MUKHTABAR/Harwerth ハーヴェルの研究室 2
喉がかわいた。
干し魚をひたすら噛っていれば、あたりまえか。
ベッドから起き上がり、厨房に向かう。
薄暗い土間に置いた陶器の壺のフタをとり、麦酒を柄杓ですくって直接口をつけ飲む。
またこれで夕飯は終了になりそうだ。
イハーブが知ったら健康に悪いとしつこく叱られそうだが。
そういや薬の調合の仕事があったと思い出し、ハーヴェルは薬棚を見た。
イハーブは医師の仕事でおもな生計を立てていたが、自身はあまり患者と向き合うのは得意ではない。

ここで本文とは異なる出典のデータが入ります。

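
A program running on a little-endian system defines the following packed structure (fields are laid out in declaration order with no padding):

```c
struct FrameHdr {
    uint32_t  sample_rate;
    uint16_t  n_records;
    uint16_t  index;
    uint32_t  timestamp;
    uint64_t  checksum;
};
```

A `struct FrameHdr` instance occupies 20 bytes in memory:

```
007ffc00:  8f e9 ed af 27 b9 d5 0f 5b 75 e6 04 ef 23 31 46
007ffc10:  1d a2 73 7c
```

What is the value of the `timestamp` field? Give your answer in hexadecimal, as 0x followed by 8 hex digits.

0x04E6755B

`timestamp` follows `sample_rate` (4 B), `n_records` (2 B), `index` (2 B), so it starts at offset 4 + 2 + 2 = 8 and occupies 4 bytes.
Bytes at offsets 8..11: 5B 75 E6 04.
In little-endian order the low byte comes first in memory.
Reassemble most-significant byte first: 04 E6 75 5B → 0x04E6755B.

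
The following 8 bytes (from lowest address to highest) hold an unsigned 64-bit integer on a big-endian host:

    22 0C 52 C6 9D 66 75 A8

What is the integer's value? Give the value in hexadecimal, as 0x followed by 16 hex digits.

In big-endian order the high byte comes first in memory.
The bytes are already most-significant first: 0x220C52C69D6675A8.

0x220C52C69D6675A8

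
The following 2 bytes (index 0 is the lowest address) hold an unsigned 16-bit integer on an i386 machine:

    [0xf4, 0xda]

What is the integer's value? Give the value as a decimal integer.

Little-endian: lowest address holds the least-significant byte.
Reassemble most-significant byte first: DA F4 → 0xDAF4.
0xDAF4 = 56052.

56052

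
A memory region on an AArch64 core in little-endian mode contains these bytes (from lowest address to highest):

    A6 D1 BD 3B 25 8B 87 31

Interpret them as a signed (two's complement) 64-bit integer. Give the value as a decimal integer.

Little-endian: lowest address holds the least-significant byte.
Reassemble most-significant byte first: 31 87 8B 25 3B BD D1 A6 → 0x31878B253BBDD1A6.
0x31878B253BBDD1A6 = 3568974221746753958.

3568974221746753958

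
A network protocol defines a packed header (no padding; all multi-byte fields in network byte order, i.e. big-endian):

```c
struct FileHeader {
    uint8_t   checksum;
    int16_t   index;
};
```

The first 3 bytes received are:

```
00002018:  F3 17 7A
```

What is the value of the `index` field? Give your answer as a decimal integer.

6010

`index` follows `checksum` (1 byte), so it starts at byte offset 1 and occupies 2 bytes.
Bytes at offsets 1..2: 17 7A.
In big-endian order the high byte comes first in memory.
The bytes are already most-significant first: 0x177A.
0x177A = 6010.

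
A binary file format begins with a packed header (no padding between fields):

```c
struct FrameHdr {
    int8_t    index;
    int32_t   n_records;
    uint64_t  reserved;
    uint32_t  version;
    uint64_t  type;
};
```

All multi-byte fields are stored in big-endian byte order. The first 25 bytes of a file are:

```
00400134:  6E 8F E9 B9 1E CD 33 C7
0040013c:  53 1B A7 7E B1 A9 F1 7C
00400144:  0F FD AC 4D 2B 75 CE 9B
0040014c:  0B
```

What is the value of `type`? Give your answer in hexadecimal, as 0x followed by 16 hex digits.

`type` follows `index` (1 B), `n_records` (4 B), `reserved` (8 B), `version` (4 B), so it starts at offset 1 + 4 + 8 + 4 = 17 and occupies 8 bytes.
Bytes at offsets 17..24: FD AC 4D 2B 75 CE 9B 0B.
Big-endian stores the most-significant byte at the lowest address.
The bytes are already most-significant first: 0xFDAC4D2B75CE9B0B.

0xFDAC4D2B75CE9B0B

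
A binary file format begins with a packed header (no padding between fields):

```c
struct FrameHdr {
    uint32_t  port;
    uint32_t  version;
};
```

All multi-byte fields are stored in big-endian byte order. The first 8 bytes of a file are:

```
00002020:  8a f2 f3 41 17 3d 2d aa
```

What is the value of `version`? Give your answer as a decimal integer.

389885354

`version` follows `port` (4 bytes), so it starts at byte offset 4 and occupies 4 bytes.
Bytes at offsets 4..7: 17 3D 2D AA.
Big-endian: lowest address holds the most-significant byte.
The bytes are already most-significant first: 0x173D2DAA.
0x173D2DAA = 389885354.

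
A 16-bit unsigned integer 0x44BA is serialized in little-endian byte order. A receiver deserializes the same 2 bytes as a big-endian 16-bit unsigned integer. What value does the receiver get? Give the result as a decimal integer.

Stored little-endian, the bytes at ascending addresses are BA 44.
Read back as big-endian, the last byte is least significant, giving 0xBA44.
0xBA44 = 47684.

47684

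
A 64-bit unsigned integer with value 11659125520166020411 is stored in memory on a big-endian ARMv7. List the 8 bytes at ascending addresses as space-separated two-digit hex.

11659125520166020411 in hexadecimal, padded to 64 bits, is 0xA1CD88E34D2FE53B.
Split into bytes (most-significant first): A1 CD 88 E3 4D 2F E5 3B.
In big-endian order the high byte comes first in memory.
So the memory order matches the most-significant-first order: A1 CD 88 E3 4D 2F E5 3B.

A1 CD 88 E3 4D 2F E5 3B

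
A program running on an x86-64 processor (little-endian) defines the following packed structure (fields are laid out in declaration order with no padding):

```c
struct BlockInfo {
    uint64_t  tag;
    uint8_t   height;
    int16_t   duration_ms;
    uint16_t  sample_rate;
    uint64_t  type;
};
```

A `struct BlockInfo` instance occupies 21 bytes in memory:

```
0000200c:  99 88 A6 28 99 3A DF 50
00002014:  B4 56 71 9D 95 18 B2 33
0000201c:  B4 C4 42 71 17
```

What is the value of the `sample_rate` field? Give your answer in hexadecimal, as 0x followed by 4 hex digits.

0x959D

`sample_rate` follows `tag` (8 B), `height` (1 B), `duration_ms` (2 B), so it starts at offset 8 + 1 + 2 = 11 and occupies 2 bytes.
Bytes at offsets 11..12: 9D 95.
Little-endian stores the least-significant byte at the lowest address.
Reassemble most-significant byte first: 95 9D → 0x959D.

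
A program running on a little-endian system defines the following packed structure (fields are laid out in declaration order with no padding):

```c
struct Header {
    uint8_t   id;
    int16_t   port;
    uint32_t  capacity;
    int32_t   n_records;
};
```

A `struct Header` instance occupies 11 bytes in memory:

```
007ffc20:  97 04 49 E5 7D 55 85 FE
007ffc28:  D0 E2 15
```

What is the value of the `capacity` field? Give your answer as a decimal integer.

`capacity` follows `id` (1 B), `port` (2 B), so it starts at offset 1 + 2 = 3 and occupies 4 bytes.
Bytes at offsets 3..6: E5 7D 55 85.
Little-endian: lowest address holds the least-significant byte.
Reassemble most-significant byte first: 85 55 7D E5 → 0x85557DE5.
0x85557DE5 = 2236972517.

2236972517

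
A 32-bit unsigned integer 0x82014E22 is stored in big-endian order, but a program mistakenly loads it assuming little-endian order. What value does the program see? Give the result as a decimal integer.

575537538

Stored big-endian, the bytes at ascending addresses are 82 01 4E 22.
Read back as little-endian, the first byte is least significant, giving 0x224E0182.
0x224E0182 = 575537538.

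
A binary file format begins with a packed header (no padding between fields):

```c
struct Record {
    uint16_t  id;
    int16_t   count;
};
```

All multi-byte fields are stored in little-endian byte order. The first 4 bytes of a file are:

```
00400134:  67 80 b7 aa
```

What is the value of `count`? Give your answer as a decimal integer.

`count` follows `id` (2 bytes), so it starts at byte offset 2 and occupies 2 bytes.
Bytes at offsets 2..3: B7 AA.
Little-endian stores the least-significant byte at the lowest address.
Reassemble most-significant byte first: AA B7 → 0xAAB7.
Top bit is set, so as a signed 16-bit value this is 0xAAB7 − 2^16 = -21833.

-21833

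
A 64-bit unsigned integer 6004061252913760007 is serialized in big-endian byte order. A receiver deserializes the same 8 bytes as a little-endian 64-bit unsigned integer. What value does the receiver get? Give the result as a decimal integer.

6004061252913760007 in 64-bit hexadecimal is 0x5352B5E60D9C8707.
Stored big-endian, the bytes at ascending addresses are 53 52 B5 E6 0D 9C 87 07.
Read back as little-endian, the first byte is least significant, giving 0x07879C0DE6B55253.
0x07879C0DE6B55253 = 542573863640584787.

542573863640584787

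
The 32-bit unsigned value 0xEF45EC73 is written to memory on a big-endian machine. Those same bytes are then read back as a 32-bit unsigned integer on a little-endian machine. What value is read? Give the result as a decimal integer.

Stored big-endian, the bytes at ascending addresses are EF 45 EC 73.
Read back as little-endian, the first byte is least significant, giving 0x73EC45EF.
0x73EC45EF = 1944864239.

1944864239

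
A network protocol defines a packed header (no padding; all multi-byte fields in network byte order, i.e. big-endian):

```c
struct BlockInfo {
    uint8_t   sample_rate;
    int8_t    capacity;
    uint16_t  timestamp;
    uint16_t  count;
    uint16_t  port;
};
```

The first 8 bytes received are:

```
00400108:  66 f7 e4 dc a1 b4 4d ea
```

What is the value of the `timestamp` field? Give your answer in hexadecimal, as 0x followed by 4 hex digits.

`timestamp` follows `sample_rate` (1 B), `capacity` (1 B), so it starts at offset 1 + 1 = 2 and occupies 2 bytes.
Bytes at offsets 2..3: E4 DC.
In big-endian order the high byte comes first in memory.
The bytes are already most-significant first: 0xE4DC.

0xE4DC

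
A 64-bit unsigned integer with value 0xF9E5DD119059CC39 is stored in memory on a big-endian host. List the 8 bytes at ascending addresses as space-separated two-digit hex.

Split into bytes (most-significant first): F9 E5 DD 11 90 59 CC 39.
Big-endian: lowest address holds the most-significant byte.
So the memory order matches the most-significant-first order: F9 E5 DD 11 90 59 CC 39.

F9 E5 DD 11 90 59 CC 39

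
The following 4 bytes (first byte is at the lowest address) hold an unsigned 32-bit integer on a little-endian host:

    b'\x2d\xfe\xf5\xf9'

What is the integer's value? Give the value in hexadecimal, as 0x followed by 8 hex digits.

0xF9F5FE2D

Little-endian stores the least-significant byte at the lowest address.
Reassemble most-significant byte first: F9 F5 FE 2D → 0xF9F5FE2D.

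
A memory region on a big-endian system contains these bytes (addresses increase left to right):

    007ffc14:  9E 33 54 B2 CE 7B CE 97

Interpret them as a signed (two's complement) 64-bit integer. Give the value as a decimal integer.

Big-endian: lowest address holds the most-significant byte.
The bytes are already most-significant first: 0x9E3354B2CE7BCE97.
Top bit is set, so as a signed 64-bit value this is 0x9E3354B2CE7BCE97 − 2^64 = -7047195864959562089.

-7047195864959562089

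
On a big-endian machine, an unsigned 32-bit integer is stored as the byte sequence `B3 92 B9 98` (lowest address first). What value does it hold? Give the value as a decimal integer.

3012737432

Big-endian: lowest address holds the most-significant byte.
The bytes are already most-significant first: 0xB392B998.
0xB392B998 = 3012737432.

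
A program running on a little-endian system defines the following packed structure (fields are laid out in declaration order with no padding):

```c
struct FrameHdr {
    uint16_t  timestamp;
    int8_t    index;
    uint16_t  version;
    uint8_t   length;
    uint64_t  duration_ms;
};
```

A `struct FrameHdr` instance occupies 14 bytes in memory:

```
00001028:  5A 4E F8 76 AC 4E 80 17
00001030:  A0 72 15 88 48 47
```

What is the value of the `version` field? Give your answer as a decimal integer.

44150

`version` follows `timestamp` (2 B), `index` (1 B), so it starts at offset 2 + 1 = 3 and occupies 2 bytes.
Bytes at offsets 3..4: 76 AC.
In little-endian order the low byte comes first in memory.
Reassemble most-significant byte first: AC 76 → 0xAC76.
0xAC76 = 44150.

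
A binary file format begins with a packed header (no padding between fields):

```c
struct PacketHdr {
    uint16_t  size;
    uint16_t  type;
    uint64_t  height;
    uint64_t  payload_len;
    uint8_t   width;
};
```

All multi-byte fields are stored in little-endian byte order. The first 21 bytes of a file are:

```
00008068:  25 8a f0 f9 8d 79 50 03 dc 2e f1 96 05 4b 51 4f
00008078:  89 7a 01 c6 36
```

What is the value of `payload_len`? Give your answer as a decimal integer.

14267819824646277893

`payload_len` follows `size` (2 B), `type` (2 B), `height` (8 B), so it starts at offset 2 + 2 + 8 = 12 and occupies 8 bytes.
Bytes at offsets 12..19: 05 4B 51 4F 89 7A 01 C6.
In little-endian order the low byte comes first in memory.
Reassemble most-significant byte first: C6 01 7A 89 4F 51 4B 05 → 0xC6017A894F514B05.
0xC6017A894F514B05 = 14267819824646277893.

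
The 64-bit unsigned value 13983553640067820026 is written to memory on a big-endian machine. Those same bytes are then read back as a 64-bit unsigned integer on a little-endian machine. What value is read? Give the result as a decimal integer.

18080224715633266626

13983553640067820026 in 64-bit hexadecimal is 0xC20F8FF295DCE9FA.
Stored big-endian, the bytes at ascending addresses are C2 0F 8F F2 95 DC E9 FA.
Read back as little-endian, the first byte is least significant, giving 0xFAE9DC95F28F0FC2.
0xFAE9DC95F28F0FC2 = 18080224715633266626.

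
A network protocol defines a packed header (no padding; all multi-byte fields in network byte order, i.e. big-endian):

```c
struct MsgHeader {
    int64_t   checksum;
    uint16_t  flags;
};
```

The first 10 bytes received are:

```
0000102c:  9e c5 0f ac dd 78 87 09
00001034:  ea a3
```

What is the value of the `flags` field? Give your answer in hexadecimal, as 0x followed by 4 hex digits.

`flags` follows `checksum` (8 bytes), so it starts at byte offset 8 and occupies 2 bytes.
Bytes at offsets 8..9: EA A3.
In big-endian order the high byte comes first in memory.
The bytes are already most-significant first: 0xEAA3.

0xEAA3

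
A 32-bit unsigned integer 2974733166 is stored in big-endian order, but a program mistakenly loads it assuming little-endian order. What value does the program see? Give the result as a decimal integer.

2974733166 in 32-bit hexadecimal is 0xB14ED36E.
Stored big-endian, the bytes at ascending addresses are B1 4E D3 6E.
Read back as little-endian, the first byte is least significant, giving 0x6ED34EB1.
0x6ED34EB1 = 1859342001.

1859342001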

イハーブが診療していた患者はそのまま引きついだが、それ以外は薬の調合や機械整備などをおもな仕事にしている。
しばらくぼんやりと麦酒を飲み、机のある小部屋に戻ろうとしたとき、玄関のドアをノックする音が聞こえた。
「先生」
品のある発音で呼びかける声。若い男性のようだ。
「先生、ご在宅ですか」
ハーヴェルは玄関に向かいながら返事をした。
木製の内開きのドアを少し開けると、玄関まえに童顔の青年が立っている。
生成色の外套で中の服装をおおいかくしているが、言葉の発音からして王族につかえる官僚か上級の軍人か。
十代後半ほどに見えるが、その年齢で屋敷に仕えることはあまりない。じっさいはもう少し年齢は上と思われた。
玄関のドアを開けてはじめて、外がずいぶん暗くなっていたことに気づいた。チラリと月を見上げる。
青年は簡略的な礼をした。
「カリル・アル=シャムス殿下の屋敷に先日から武官として仕えておりますナバート・エルナトフと申します」
「ええ、はい」
ハーヴェルはややてきとうな返事をした。
はじめて来る人間だ。また側近を変えたか。
師匠のイハーブが家庭教師をつとめていたことのある王甥のカリルは、若いころはこの家に遊びに来ることもあった。
イハーブがとくに説明しなかったのもあって、子供のころは近所に住む庶民の青年だと思いこみ、かなり生意気に接していた。
王族であるアル=シャムス家は、親戚の者同士の関係はさほど悪くはないようなのだが、周りにつかえる者のなかにはいろいろな方面からの間者がちょくちょく紛れていたりする。
間者を突き止めてはやんわりと更迭をくりかえすので、カリルは一部ではやたらと気難しい人だと思われているようだった。
つぎに訪ねてくる側近は、またべつの人物かもしれん。
そう思うと、いちいちていねいなあいさつをするのも面倒なのだ。
「先日の件かな……」
ハーヴェルはついそう口にして、さりげなく口をつぐんだ。
墓荒らしの件はカリルに頼まれて調べていたものだが、こいつも間者の可能性がある。不用意にカリルの内情につながることを言うのはやめたほうがいい。
「お二人のあいだの問題ですので、私はお話の内容まで感知するつもりはありませんが」
ナバートが、嫌悪を覚えているともとれる表情で返す。
おふたり。
意味ありげな言いかたに、ハーヴェルは軽く眉をひそめた。
「本日は、カリル様が急な腹痛とのことで、ぜひとも先生に往診に来ていただきたいのだと」
「腹痛」
ハーヴェルは復唱してドアのたて枠に背をあずけた。
「様子は。腹のどのあたりをおさえていました。吐いたりは」
「しずかにイスにお座りでした」
淡々とナバートが答える。
間違いなく仮病だろう。この武官も分かっているようだ。
冗談好きな人ではあるが、とうとつに何を考え出したのやら。
ハーヴェルは腕を組み、夜空をながめた。
「……あの、こういったことは、暗黙の了解ですんなりと済ませるものではないのですか。か、からかっておられるのですか」
ナバートがイラついた口調で言う。
タキオンのランプで顔の影が濃く出ていたが、どういうわけか赤面しているようだ。
「……往診の準備をするので、待っていてもらえますか」
非常に複雑な気分でハーヴェルはそう答えた。
ドレッド状の髪をばさばさと解しながら道具棚に向かう。
カリルとはじっさいの年齢は五、六歳ほどしか離れていないのだが、ハーヴェルが不老不死になり外見の年齢が止まってしまったので、いまでは親子ほどの年齢差に見える。
気難しい王甥が、夜にたびたび屋敷の私室に呼びだす息子ほど年下の女顔の青年。
屋敷内でも、かなり誤解している人間がいるのは知っていた。
そのなかでも面倒くさそうな態度をとるやつが来たなとハーヴェルは思った。